With nearly 55% of the vote, Republican Gov. Scott Walker has become the first governor in US history to survive a recall election. All four Republican state senators targeted for recall also retained their seats June 5. The Democratic Party of Wisconsin, which won the governorship in 2002 and 2006, and the presidential vote in 2004 and 2008, suffered a humiliating defeat. How could they go so wrong?
1. Recalls. Although the Wisconsin Constitution does not specify any particular grounds for recalling an elected official, there is widespread sentiment that the tactic should only be used to oust crooks. After trying to recall six Republican state senators in 2011 (two of whom lost), the Dems have gone recall-mad in seeking to remove the Governor, Lieutenant Governor and another four state senators on June 5. Apparently, most voters felt that the recall weapon should only be used for cases of truly reprehensible misconduct, not policy differences.

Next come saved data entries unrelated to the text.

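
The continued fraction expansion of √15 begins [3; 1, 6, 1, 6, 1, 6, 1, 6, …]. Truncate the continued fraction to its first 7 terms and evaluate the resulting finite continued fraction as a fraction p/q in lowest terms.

Start with 6.
1 + 1/(6/1) = 1 + 1/6 = 7/6
6 + 1/(7/6) = 6 + 6/7 = 48/7
1 + 1/(48/7) = 1 + 7/48 = 55/48
6 + 1/(55/48) = 6 + 48/55 = 378/55
1 + 1/(378/55) = 1 + 55/378 = 433/378
3 + 1/(433/378) = 3 + 378/433 = 1677/433

1677/433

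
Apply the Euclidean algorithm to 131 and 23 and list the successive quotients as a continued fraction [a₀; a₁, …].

[5; 1, 2, 3, 2]

Repeatedly divide and take the remainder:
131 ÷ 23 → quotient 5, remainder 16
23 ÷ 16 → quotient 1, remainder 7
16 ÷ 7 → quotient 2, remainder 2
7 ÷ 2 → quotient 3, remainder 1
2 ÷ 1 → quotient 2, remainder 0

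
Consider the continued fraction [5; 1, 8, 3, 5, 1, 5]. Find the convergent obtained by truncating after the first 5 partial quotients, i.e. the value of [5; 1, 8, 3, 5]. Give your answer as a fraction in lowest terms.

878/149

Start with 5.
3 + 1/(5/1) = 3 + 1/5 = 16/5
8 + 1/(16/5) = 8 + 5/16 = 133/16
1 + 1/(133/16) = 1 + 16/133 = 149/133
5 + 1/(149/133) = 5 + 133/149 = 878/149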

2. Union Power.When Wisconsin granted public employees collective bargaining rights in 1959, union membership and power were at their peak. Today, the biggest union in the state is not UAW, but WEAC, and relatively few private-sector employees belong to a union. The impressive gains made by public employee unions have been at the expense of taxpayers, not stockholders, and the Republicans have correctly perceived that these unions could be used as a scapegoat for the state's fiscal problems with impunity.
3. Timing. The best chance to recall Gov. Walker and the others would have been at the November general election, but the anti-Walker forces just could not wait. The colleges were all closed for the summer, and the findings of the John Doe investigation into Walker's administration as Milwaukee County Executive have not been completed. The timing was not strategic, but impulsive.
4. The contender. Tom Barrett, who had already lost two races for Governor (in 2002 and 2010) was the strongest candidate to run, but not the strongest possible candidate. Russ Feingold, Herb Kohl and David Obey all would have done better than Barrett, but probably could not have won either. The difference was that they were too smart to try.
5. The Jobs Issue. Tom Barrett made the claim that Wisconsin lost jobs under Walker a major issue. When it turned out that the state had actually gained about 33,000 jobs during that period, he was flummoxed. Actually, the gain could have been attributed to President Obama's successful stimulus program, but Walker claimed all the credit for himself. Although Walker had backed and signed plenty of crummy bills, Barrett unwisely chose to dwell on an issue that Walker was able to turn to his advantage.
The failure of these recalls means that the Republicans will hold the governorship through 2014, even if Walker leaves as a result of John Doe charges. Recalls have been proven ineffective, and they won't be used much any time soon.
Tom Barrett is probably through as a candidate for statewide office, though he could be Mayor of Milwaukee as long as he lives.
Mahlon Mitchell, who was little-known until this campaign, has established himself as a serious Democratic candidate by garnering about the same percentage of the vote as Barrett in his race for Lieutenant Governor. This is a man to watch!